Non vi ho mai parlato di BoJack Horseman prima d’ora, l’ho sempre trovata un’impresa impossibile. Avevo troppe cose da dire, troppe emozioni da elaborare. Questa serie può avere le sembianze di un buco nero, ti risucchia se glielo permetti, e se ti piglia nel momento in cui le tue difese sono basse ha il potere di rivoltarti come un calzino. Ed è un bene, un bene enorme, è terapeutico. Ma una volta che l’episodio finisce tu ci sei ancora. E devi fare i conti con dubbi radicati, fragilità scoperte, paure sommerse. Cose che quando hai iniziato a vedere una serie animata con un cavallo parlante non avresti mai pensato di dover affrontare.
DA QUI IN POI SPOILER
Tutto per me è cominciato con il quarto episodio della terza stagione: Un pesce fuor d’acqua. Il silenzio di quella mezz’ora mi ha connesso a qualcosa che covavo dentro, un disagio che avevo tentato di reprimere e che finalmente provavo a esprimere. In quel momento le mie difese erano basse, probabilmente perché da qualche tempo avevo seriamente iniziato a guardarmi in faccia. E quando ti vedi, quando ti scopri, vuoi andare più a fondo, vuoi capire. E così ti fai assorbire da chi sembra capirti.
Negli anni però ho imparato a vedere in BoJack atteggiamenti che il sarcasmo non riusciva più a smorzare. Certo, continuavano a divertirmi, ma il bagaglio emozionale che si portavano dietro era troppo grande per lasciarmi solo un sorriso. Guardare la serie a cuor leggero era impossibile ormai, per fortuna.

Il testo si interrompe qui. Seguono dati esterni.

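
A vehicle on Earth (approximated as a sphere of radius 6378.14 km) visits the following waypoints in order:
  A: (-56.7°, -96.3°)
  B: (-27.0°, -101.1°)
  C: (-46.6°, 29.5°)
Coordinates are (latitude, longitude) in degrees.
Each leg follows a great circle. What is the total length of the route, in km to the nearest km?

Leg A→B: central angle 0.5218 rad, distance 3328.2 km.
Leg B→C: central angle 1.6394 rad, distance 10456.3 km.
Total: 3328.2 + 10456.3 ≈ 13785 km.

13785 km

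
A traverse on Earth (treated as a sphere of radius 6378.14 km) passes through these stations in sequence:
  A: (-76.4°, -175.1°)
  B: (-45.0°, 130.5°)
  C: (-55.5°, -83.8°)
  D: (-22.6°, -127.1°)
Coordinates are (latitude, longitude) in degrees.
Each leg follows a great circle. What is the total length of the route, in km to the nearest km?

17763 km

Leg A→B: central angle 0.6696 rad, distance 4270.8 km.
Leg B→C: central angle 1.3162 rad, distance 8394.7 km.
Leg C→D: central angle 0.7992 rad, distance 5097.5 km.
Total: 4270.8 + 8394.7 + 5097.5 ≈ 17763 km.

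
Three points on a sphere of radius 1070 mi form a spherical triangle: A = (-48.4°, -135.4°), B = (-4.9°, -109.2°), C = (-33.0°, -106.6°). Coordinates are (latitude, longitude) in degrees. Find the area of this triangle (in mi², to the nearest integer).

109607 mi²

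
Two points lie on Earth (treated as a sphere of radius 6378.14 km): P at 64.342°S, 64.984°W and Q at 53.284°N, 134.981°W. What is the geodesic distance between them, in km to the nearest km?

14399 km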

L’ultima stagione, e in particolare la seconda parte, ha presentato il raccolto di ciò che era stato seminato. Ha tirato le fila della storia concludendosi nel migliore dei modi. Ha evitato forzature narrative tipiche del genere e ci ha fatto vedere ciò che eravamo finalmente pronti ad affrontare, come se l’intera serie fosse stata una lunghissima terapia di gruppo: il distacco dal nostro BoJack interiore. Un allontanamento che è diventato necessario, vitale. Tanto quanto lo è stato fare la sua conoscenza.
Se dovessi riassumere in poche parole ciò che mi ha lasciato BoJack Horseman direi così: tutti proviamo un profondo senso di angoscia esistenziale e tutto sta nell’imparare a conviverci. Insieme.
Grazie di cuore BoJack, “è stato bello finché è durato”.